I can guarantee you that if you asked someone what AI meant in 1995 it would be radically different than what someone would answer in 2025. Obviously at both periods of time the boundaries of the definition were fuzzy, but the entire fuzzy blob has undeniably shifted radically.

> What I see is a continual stream of bogus and overhyped claims that get rebuked. If anything it's the people trumpeting AI this and AI that who are trying very hard to shift the goalposts for their own benefit.

People claiming AI is more capable than it really is moves the goal posts further away. If I falsely claim I have an AI that can out-litigate the best lawyers in the world, that certainly makes a real AI that can get a passing grade in an introductory law school class a lot less impressive. No one makes any money from claiming their product will underdeliver compared to what people expect.


I plainly stated that I considered the examples to fall within the bounds of AI. Further clarifying my viewpoint does not change that. Hopefully you can appreciate the need for increased specificity regarding this subject now that such a wide variety of things exist from hot dog classifiers to LLMs that output beautiful but logically nonsensical prose to katago to whatever else.

Even if we happened to disagree about that clarification (although we appear to agree?) that would not on its own imply that any shifting of goalposts had occurred. The "original goalpost" of which you speak is not attributed to me. To imply that I once held a particular view is to straw man me. If you want to know what I thought in the past then just ask!

I'd also like to point out that a change in the common usage of a term is not the same thing as the shifting of goalposts. I don't believe that happened here but it bears pointing out nonetheless.

> asked someone what AI meant in 1995

Who is the someone? I wouldn't expect a layman, either then or now, to have an even remotely rigorous working definition. This is important because if you are going to claim that goalposts have shifted then you're going to need to be clear about whose goalposts and what exactly they were.

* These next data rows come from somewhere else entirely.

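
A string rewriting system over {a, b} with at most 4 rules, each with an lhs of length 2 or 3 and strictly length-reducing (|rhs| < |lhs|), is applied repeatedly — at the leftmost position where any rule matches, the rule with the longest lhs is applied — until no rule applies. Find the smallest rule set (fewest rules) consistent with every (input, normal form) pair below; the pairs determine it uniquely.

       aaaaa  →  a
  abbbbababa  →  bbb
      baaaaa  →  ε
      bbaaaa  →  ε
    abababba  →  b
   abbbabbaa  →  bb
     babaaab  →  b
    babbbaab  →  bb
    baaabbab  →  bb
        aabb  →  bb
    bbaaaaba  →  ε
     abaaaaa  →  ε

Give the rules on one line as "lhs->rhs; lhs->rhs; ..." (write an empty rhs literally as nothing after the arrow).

aa->; ab->b; ba->

  | aaaaa => aaa => a
  | abbbbababa => bbbbababa => bbbbaba => bbbba => bbb
  | baaaaa => aaaa => aa => ε
  | bbaaaa => baaa => aa => ε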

> the boundaries of the definition were fuzzy, but the entire fuzzy blob has undeniably shifted radically

It seems we have a fundamental disagreement then. From my perspective the term "AI" in popular culture brought to mind an expert system conversing proficiently in natural language in both the 90s and today. That is to say, a strong and general AI. I think that most laymen today would classify something like chatgpt as AI, but if pressed with examples of some of its more egregious logical failures would probably become confused about the precise definition of the term.

Meanwhile the technical definition has always been much more nuanced and similarly appears to me to have remained largely unchanged. If anything I think the surprising revelation has been that you can have such extensive and refined natural language processing capabilities without the ability to reason logically.


You are switching back and forth between talking about your personal definition, rigorous working definition, and an '"AI" in pop culture' definition. I am talking about the popular definition shifting further and further away from the technical definition, specifically in the context of "the AI effect" as brought up in the root comment.

You consider the example listed to be AI, but not general AI. You believe that the pop culture definition of AI is general AI. Thus you don't believe those things meet the pop culture definition of AI. The discrepancy between your definition of AI and the pop culture definition of AI proves that somebody moved the goalposts.

I disagree with your assumption that the association of natural language processing with AI means that this has always been exclusively what AI referred to. However, working with that assumption, you still acknowledge that when presented with a system that does exactly that, people feel their definition needs to change to exclude it.

Realistically though, I think pop culture largely thought of AI the way it was presented in scifi stories - a cold, calculating thing that analyzed data and came to decidedly non-human conclusions based on it. Skynet's probably the canonical example. The idea that an AI needs to understand information in the same way we do was definitely not always the case.